Five minutes later, everybody went quiet. They had gotten the baby out, and even she was quiet.

“Your baby isn’t breathing right now, but the NICU is here,” the surgeon told me. 

My baby was out. My partner went with her to the NICU team to the back, and I lay on the table, waiting. 

Then, after what felt like eternity, I finally heard her cry, and I started sobbing. 

She made it; she was alive; she was here. 

My partner welcomed our baby in the Nehiyaw language, so that the first real words she heard were words in her mother tongue. They were sacred words meant to be heard only by her, from him, at that exact moment of her coming into the world.

Mom and dad holding hands with their newborn baby

Photo: Courtesy of Andrea Landry

“You have a beautiful baby girl!” the nurse announced, once my partner said his prayers. “And they were wrong about the cleft lip or cleft palate,” she added.
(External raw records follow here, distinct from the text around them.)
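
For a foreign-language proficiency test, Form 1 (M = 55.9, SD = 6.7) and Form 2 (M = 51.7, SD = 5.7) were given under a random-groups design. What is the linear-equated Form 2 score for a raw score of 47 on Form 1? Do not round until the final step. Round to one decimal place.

44.1

Linear equating: y = (SD_Y/SD_X)(x − M_X) + M_Y
y = (5.7/6.7)(47 − 55.9) + 51.7
y = 0.850746 × -8.9 + 51.7 = -7.5716 + 51.7 = 44.1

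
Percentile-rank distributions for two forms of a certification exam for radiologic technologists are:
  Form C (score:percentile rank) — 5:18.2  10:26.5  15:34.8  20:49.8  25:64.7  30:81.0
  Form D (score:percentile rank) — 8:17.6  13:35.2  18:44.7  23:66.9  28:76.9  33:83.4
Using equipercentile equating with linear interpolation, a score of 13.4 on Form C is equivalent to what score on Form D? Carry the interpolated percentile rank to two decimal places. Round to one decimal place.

PR of 13.4 on Form C: 26.5 + (13.4 − 10)/(15 − 10) × (34.8 − 26.5) = 32.14
On Form D, PR 32.14 falls between score 8 (PR 17.6) and 13 (PR 35.2).
Interpolate: 8 + (32.14 − 17.6)/(35.2 − 17.6) × (13 − 8) = 12.1

12.1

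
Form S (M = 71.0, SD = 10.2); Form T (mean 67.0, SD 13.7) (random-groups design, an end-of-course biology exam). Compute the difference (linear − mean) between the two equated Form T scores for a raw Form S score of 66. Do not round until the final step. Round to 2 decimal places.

-1.72

Mean-equated: 66 + (67.0 − 71.0) = 62.00
Linear-equated: (13.7/10.2)(66 − 71.0) + 67.0 = 60.284
Difference = 60.284 − 62.00 = -1.72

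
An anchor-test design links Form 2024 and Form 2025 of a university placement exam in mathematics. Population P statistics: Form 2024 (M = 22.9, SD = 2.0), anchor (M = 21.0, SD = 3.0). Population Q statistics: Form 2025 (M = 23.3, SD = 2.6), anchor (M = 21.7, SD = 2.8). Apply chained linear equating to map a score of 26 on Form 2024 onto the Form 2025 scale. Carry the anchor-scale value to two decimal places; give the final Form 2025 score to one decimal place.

Form 2024 → anchor (Population P): v = (3.0/2.0)(26 − 22.9) + 21.0 = 25.65
anchor → Form 2025 (Population Q): y = (2.6/2.8)(25.65 − 21.7) + 23.3 = 27.0

27.0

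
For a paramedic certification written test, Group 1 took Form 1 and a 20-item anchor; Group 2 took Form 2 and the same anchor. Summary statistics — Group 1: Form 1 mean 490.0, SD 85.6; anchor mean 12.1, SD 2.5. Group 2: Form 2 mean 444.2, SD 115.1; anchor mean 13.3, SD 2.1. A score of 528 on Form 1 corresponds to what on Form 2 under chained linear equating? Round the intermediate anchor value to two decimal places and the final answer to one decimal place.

439.3

Form 1 → anchor (Group 1): v = (2.5/85.6)(528 − 490.0) + 12.1 = 13.21
anchor → Form 2 (Group 2): y = (115.1/2.1)(13.21 − 13.3) + 444.2 = 439.3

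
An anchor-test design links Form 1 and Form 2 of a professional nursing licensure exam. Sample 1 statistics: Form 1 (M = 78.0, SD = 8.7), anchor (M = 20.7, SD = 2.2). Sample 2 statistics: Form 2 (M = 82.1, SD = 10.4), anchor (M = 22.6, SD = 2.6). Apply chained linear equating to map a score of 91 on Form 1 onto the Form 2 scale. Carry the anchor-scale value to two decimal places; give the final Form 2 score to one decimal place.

Form 1 → anchor (Sample 1): v = (2.2/8.7)(91 − 78.0) + 20.7 = 23.99
anchor → Form 2 (Sample 2): y = (10.4/2.6)(23.99 − 22.6) + 82.1 = 87.7

87.7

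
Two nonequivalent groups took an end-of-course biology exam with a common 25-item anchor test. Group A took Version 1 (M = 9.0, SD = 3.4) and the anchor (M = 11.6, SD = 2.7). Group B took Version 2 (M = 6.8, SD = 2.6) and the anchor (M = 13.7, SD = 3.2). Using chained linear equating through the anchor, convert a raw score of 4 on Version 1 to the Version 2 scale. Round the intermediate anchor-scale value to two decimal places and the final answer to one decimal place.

Version 1 → anchor (Group A): v = (2.7/3.4)(4 − 9.0) + 11.6 = 7.63
anchor → Version 2 (Group B): y = (2.6/3.2)(7.63 − 13.7) + 6.8 = 1.9

1.9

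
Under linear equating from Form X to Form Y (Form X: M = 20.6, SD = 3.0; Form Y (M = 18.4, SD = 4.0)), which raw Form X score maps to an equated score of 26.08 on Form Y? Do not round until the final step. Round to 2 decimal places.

26.36

Invert y = (SD_Y/SD_X)(x − M_X) + M_Y:
x = (SD_X/SD_Y)(y − M_Y) + M_X = (3.0/4.0)(26.08 − 18.4) + 20.6
x = 0.750000 × 7.680 + 20.6 = 26.36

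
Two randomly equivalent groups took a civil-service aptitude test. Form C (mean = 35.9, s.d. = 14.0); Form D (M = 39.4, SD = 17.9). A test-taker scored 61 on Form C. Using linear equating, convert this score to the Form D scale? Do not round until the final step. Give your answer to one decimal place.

71.5

Linear equating: y = (SD_Y/SD_X)(x − M_X) + M_Y
y = (17.9/14.0)(61 − 35.9) + 39.4
y = 1.278571 × 25.1 + 39.4 = 32.0921 + 39.4 = 71.5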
They placed my daughter in my arms. I had never felt so connected to anyone in my entire life. It was as though all our ancestors and future generations were with her, and I could see them all by looking into her eyes. These bonding moments dissolved all that had happened prior to her birth. She nursed right away. 
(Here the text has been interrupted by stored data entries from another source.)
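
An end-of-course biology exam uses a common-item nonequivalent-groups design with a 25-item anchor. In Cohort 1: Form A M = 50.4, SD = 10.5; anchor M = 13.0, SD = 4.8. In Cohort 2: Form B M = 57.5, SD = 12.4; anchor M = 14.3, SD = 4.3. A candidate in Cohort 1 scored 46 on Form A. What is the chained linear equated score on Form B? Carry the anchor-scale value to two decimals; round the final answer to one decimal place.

Form A → anchor (Cohort 1): v = (4.8/10.5)(46 − 50.4) + 13.0 = 10.99
anchor → Form B (Cohort 2): y = (12.4/4.3)(10.99 − 14.3) + 57.5 = 48.0

48.0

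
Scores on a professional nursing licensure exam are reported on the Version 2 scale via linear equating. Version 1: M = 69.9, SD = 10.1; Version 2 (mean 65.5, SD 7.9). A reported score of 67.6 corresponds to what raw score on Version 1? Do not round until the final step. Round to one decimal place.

Invert y = (SD_Y/SD_X)(x − M_X) + M_Y:
x = (SD_X/SD_Y)(y − M_Y) + M_X = (10.1/7.9)(67.6 − 65.5) + 69.9
x = 1.278481 × 2.100 + 69.9 = 72.6

72.6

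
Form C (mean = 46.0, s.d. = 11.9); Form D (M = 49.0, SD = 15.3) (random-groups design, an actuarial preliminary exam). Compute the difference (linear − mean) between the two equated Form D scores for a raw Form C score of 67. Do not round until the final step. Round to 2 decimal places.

6.00

Mean-equated: 67 + (49.0 − 46.0) = 70.00
Linear-equated: (15.3/11.9)(67 − 46.0) + 49.0 = 76.000
Difference = 76.000 − 70.00 = 6.00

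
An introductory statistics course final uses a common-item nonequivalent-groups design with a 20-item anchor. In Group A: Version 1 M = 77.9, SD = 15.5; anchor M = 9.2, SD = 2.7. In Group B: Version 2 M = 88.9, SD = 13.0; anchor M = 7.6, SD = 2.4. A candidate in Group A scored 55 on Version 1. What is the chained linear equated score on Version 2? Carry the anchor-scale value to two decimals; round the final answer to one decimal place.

Version 1 → anchor (Group A): v = (2.7/15.5)(55 − 77.9) + 9.2 = 5.21
anchor → Version 2 (Group B): y = (13.0/2.4)(5.21 − 7.6) + 88.9 = 76.0

76.0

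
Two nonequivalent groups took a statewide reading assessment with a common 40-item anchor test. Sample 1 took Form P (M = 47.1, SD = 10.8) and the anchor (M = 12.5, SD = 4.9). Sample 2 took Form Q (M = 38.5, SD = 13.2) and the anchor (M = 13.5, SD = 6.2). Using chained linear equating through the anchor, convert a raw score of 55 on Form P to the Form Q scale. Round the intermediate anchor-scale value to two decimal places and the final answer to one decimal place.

Form P → anchor (Sample 1): v = (4.9/10.8)(55 − 47.1) + 12.5 = 16.08
anchor → Form Q (Sample 2): y = (13.2/6.2)(16.08 − 13.5) + 38.5 = 44.0

44.0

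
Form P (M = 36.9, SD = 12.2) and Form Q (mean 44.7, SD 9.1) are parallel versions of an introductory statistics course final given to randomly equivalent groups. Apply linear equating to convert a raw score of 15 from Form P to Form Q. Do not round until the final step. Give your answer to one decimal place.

Linear equating: y = (SD_Y/SD_X)(x − M_X) + M_Y
y = (9.1/12.2)(15 − 36.9) + 44.7
y = 0.745902 × -21.9 + 44.7 = -16.3352 + 44.7 = 28.4

28.4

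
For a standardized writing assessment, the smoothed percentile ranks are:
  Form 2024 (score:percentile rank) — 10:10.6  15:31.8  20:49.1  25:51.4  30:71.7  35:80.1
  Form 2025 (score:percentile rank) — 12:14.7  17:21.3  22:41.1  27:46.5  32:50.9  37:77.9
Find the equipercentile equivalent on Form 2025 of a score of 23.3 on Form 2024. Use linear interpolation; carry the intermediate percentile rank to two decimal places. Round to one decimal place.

31.7

PR of 23.3 on Form 2024: 49.1 + (23.3 − 20)/(25 − 20) × (51.4 − 49.1) = 50.62
On Form 2025, PR 50.62 falls between score 27 (PR 46.5) and 32 (PR 50.9).
Interpolate: 27 + (50.62 − 46.5)/(50.9 − 46.5) × (32 − 27) = 31.7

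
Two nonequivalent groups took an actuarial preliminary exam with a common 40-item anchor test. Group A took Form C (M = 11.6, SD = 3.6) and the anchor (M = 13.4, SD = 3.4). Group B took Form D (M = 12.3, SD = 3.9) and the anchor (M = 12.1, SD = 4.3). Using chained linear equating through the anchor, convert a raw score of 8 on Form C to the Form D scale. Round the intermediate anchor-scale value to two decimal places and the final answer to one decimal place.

10.4

Form C → anchor (Group A): v = (3.4/3.6)(8 − 11.6) + 13.4 = 10.00
anchor → Form D (Group B): y = (3.9/4.3)(10.00 − 12.1) + 12.3 = 10.4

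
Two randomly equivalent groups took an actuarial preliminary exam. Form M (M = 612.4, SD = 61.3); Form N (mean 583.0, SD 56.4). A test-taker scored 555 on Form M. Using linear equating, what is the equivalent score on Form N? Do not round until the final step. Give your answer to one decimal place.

530.2

Linear equating: y = (SD_Y/SD_X)(x − M_X) + M_Y
y = (56.4/61.3)(555 − 612.4) + 583.0
y = 0.920065 × -57.4 + 583.0 = -52.8117 + 583.0 = 530.2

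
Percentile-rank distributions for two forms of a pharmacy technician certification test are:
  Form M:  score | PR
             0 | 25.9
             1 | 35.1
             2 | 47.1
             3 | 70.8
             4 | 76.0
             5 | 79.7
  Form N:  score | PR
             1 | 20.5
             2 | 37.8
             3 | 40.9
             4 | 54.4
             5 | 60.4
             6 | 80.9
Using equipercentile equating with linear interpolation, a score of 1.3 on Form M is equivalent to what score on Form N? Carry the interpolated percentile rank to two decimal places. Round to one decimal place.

PR of 1.3 on Form M: 35.1 + (1.3 − 1)/(2 − 1) × (47.1 − 35.1) = 38.70
On Form N, PR 38.70 falls between score 2 (PR 37.8) and 3 (PR 40.9).
Interpolate: 2 + (38.70 − 37.8)/(40.9 − 37.8) × (3 − 2) = 2.3

2.3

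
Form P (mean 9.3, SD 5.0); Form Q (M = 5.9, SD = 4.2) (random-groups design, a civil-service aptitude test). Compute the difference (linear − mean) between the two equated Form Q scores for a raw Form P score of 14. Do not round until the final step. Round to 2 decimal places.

Mean-equated: 14 + (5.9 − 9.3) = 10.60
Linear-equated: (4.2/5.0)(14 − 9.3) + 5.9 = 9.848
Difference = 9.848 − 10.60 = -0.75

-0.75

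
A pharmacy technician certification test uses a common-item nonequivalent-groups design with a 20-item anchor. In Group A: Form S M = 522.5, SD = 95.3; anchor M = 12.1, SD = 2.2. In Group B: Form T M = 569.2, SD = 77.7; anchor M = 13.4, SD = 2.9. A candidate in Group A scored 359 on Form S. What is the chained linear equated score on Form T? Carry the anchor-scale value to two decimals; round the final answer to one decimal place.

433.4

Form S → anchor (Group A): v = (2.2/95.3)(359 − 522.5) + 12.1 = 8.33
anchor → Form T (Group B): y = (77.7/2.9)(8.33 − 13.4) + 569.2 = 433.4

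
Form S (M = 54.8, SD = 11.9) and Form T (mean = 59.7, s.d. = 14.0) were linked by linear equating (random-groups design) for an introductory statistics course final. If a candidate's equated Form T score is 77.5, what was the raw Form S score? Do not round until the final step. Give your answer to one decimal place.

Invert y = (SD_Y/SD_X)(x − M_X) + M_Y:
x = (SD_X/SD_Y)(y − M_Y) + M_X = (11.9/14.0)(77.5 − 59.7) + 54.8
x = 0.850000 × 17.800 + 54.8 = 69.9

69.9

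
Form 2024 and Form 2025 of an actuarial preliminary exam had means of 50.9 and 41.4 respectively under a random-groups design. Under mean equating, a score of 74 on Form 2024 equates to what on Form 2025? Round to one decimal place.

Mean equating: y = x + (M_Y − M_X) = 74 + (41.4 − 50.9) = 64.5

64.5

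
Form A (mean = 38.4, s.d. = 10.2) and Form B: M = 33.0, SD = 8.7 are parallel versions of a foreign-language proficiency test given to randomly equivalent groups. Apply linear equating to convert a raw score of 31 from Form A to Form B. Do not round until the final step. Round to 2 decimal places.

Linear equating: y = (SD_Y/SD_X)(x − M_X) + M_Y
y = (8.7/10.2)(31 − 38.4) + 33.0
y = 0.852941 × -7.4 + 33.0 = -6.3118 + 33.0 = 26.69

26.69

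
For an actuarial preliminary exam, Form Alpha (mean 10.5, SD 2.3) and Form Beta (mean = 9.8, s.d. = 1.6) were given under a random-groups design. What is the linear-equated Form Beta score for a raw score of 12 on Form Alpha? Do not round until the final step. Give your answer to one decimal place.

Linear equating: y = (SD_Y/SD_X)(x − M_X) + M_Y
y = (1.6/2.3)(12 − 10.5) + 9.8
y = 0.695652 × 1.5 + 9.8 = 1.0435 + 9.8 = 10.8

10.8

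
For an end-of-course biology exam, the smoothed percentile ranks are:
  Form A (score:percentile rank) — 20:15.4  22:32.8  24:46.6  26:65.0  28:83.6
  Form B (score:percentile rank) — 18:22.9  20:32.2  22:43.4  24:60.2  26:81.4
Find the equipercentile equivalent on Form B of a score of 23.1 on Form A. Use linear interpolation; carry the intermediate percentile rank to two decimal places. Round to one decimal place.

21.5

PR of 23.1 on Form A: 32.8 + (23.1 − 22)/(24 − 22) × (46.6 − 32.8) = 40.39
On Form B, PR 40.39 falls between score 20 (PR 32.2) and 22 (PR 43.4).
Interpolate: 20 + (40.39 − 32.2)/(43.4 − 32.2) × (22 − 20) = 21.5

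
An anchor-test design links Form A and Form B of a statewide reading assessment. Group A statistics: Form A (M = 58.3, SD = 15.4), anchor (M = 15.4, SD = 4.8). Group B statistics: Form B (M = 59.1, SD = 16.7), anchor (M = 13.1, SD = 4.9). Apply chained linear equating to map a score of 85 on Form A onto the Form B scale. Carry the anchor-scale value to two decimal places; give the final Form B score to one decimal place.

Form A → anchor (Group A): v = (4.8/15.4)(85 − 58.3) + 15.4 = 23.72
anchor → Form B (Group B): y = (16.7/4.9)(23.72 − 13.1) + 59.1 = 95.3

95.3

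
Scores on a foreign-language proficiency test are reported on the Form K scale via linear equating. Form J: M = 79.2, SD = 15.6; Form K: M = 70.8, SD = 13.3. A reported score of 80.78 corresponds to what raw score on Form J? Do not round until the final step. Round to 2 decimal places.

90.91

Invert y = (SD_Y/SD_X)(x − M_X) + M_Y:
x = (SD_X/SD_Y)(y − M_Y) + M_X = (15.6/13.3)(80.78 − 70.8) + 79.2
x = 1.172932 × 9.980 + 79.2 = 90.91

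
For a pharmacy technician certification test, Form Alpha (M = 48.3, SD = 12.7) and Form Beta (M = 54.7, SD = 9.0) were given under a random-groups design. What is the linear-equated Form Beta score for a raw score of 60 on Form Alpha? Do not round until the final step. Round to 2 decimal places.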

I believe, in my soul, that if I had been allowed to go into labour naturally, on my own schedule, when my body felt the time was right, my labour would have progressed at a more manageable pace. We would not have escalated to an emergency C-section situation. There was so little trust placed on my body. Instead, all the trust went into the medication and the medical processes. I think my body wouldn’t have fought so hard against the medications and labour-inducing hormones if the birth team had followed my lead and what I know my body was designed to do.

Ultimately, the colonial healthcare system decided my birth plan, and erased the Indigenous birthing practices that were most important to us. 

Throughout it all, I held onto prayer. And it was prayer that carried generations of mothers before me as they birthed on the same Land. That prayer carried me, and my daughter, as she made her way into this world. This was what kept us connected—and what will always keep us connected—to Indigenous birthing. And over time, it has dissolved the traumatic experience of giving birth in colonial spaces. 

Prayer is our form of Indigenous medicine.